BBC One’s new drama Three Girls launched on Tuesday to five million viewers.
The three-part series tells the story of the victims of an infamous child grooming and sex trafficking scandal in Rochdale, and continues on Wednesday night.
Nine men of mainly Pakistani heritage were convicted in 2012 after a long, complex trial for offences that happened in and around Rochdale in 2008 and 2009.
The dramatisation tells the story of three children who were victims in the scandal and stars Maxine Peake as sexual health worker Sara, who recorded and reported cases of child abuse for years. Molly Windsor, Liv Hill and Ria Zmitrowicz feature as a trio of girls drawn into the frightening world of sexual exploitation.
The trial at Liverpool Crown Court in 2012 heard five girls - aged between 13 and 15 - were given alcohol, food and money in return for sex but there were times when violence was used.
Police said the victims were from “chaotic”, “council estate” backgrounds and as many as 50 girls could have been victims of the gang.
A chance to stop the gang was missed in 2008 and both the police and the CPS were forced to apologise for their failings.
The first victim, who was 15 when the abuse began, told the police what had been happening to her in August 2008. She specifically spoke of her abuse at the hands of two members of the gang who would later be jailed four years.
Her complaint was not taken seriously and she carried on being abused by the gang until December 2008 when she fell pregnant and moved away.
The gang of nine men received jail sentences of between four and 19 years from a judge who said they treated their victims “as though they were worthless and beyond any respect”.
The “patchy” training of frontline staff was to blame for the way children’s social care responded to the victims, the Rochdale Borough Safeguarding Children Board (RBSCB) said in its review into child sexual exploitation after the trial.
The picture which emerged was one of vulnerable young girls, some as young as 10, who were being targeted for sexual abuse and written off by authorities who believed the girls were “making their own choices”.
In 2014 an inquiry led by MP Ann Coffey suggested sexual exploitation of children had become “normal” on some streets and estates in Greater Manchester. The report also showed that more than 3,000 children under the age of 18 were reported missing in Greater Manchester in 2014.
One in five children and young people who go missing from home or care is at risk of serious harm, with “major concerns” about the links between children running away and the risks of child sexual exploitation, it said.

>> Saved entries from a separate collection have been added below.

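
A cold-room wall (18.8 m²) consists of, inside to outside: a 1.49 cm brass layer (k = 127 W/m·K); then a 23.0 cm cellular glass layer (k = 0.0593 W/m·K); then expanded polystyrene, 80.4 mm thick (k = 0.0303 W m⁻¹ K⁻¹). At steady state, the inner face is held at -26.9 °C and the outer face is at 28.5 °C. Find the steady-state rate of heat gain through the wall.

Q = 159 W

Treat each layer as a resistance in series:
  R_brass = L/(kA) = 0.0149/(127·18.8) = 6.241×10^-6 K/W
  R_cellular glass = L/(kA) = 0.230/(0.0593·18.8) = 0.2063 K/W
  R_expanded polystyrene = L/(kA) = 0.0804/(0.0303·18.8) = 0.1411 K/W
ΣR = 6.241×10^-6 + 0.2063 + 0.1411 = 0.3474 K/W
Q = ΔT/ΣR = (-26.9 °C − 28.5 °C)/0.3474 = -159 W
(Negative Q ⇒ heat flows inward; heat gain = 159 W.)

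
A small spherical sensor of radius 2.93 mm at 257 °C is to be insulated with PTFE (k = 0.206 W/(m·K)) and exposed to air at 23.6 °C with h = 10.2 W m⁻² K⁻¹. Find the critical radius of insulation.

For a sphere, r_cr = 2k_ins/h = 2·0.206/10.2 = 0.0404 m = 4.04 cm

r_cr = 4.04 cm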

The grooming scandals in Rochdale and similar ones in other cities which involved Asian men, including Oxford and Rotherham, have fuelled fight-wing groups opposing multiculturalism and immigration.
Writing for HuffPost UK, chief executive Javed Khan of children’s charity Barnardo’s described Three Girls as “absolutely vital viewing.”
He said: “We now know that Rochdale was not an isolated case. Child sexual exploitation has been uncovered in towns, cities and counties all over the country and it affects both girls and boys from all backgrounds. It is committed by abusers from all walks of life, ethnicities, cultures and classes and it robs children of their childhoods and tears families apart.
“We need to remember and learn from the mistakes of the past to ensure they are not repeated. This kind of institutional neglect of a whole sector of society must never happen again and we need programmes like Three Girls to remind us.”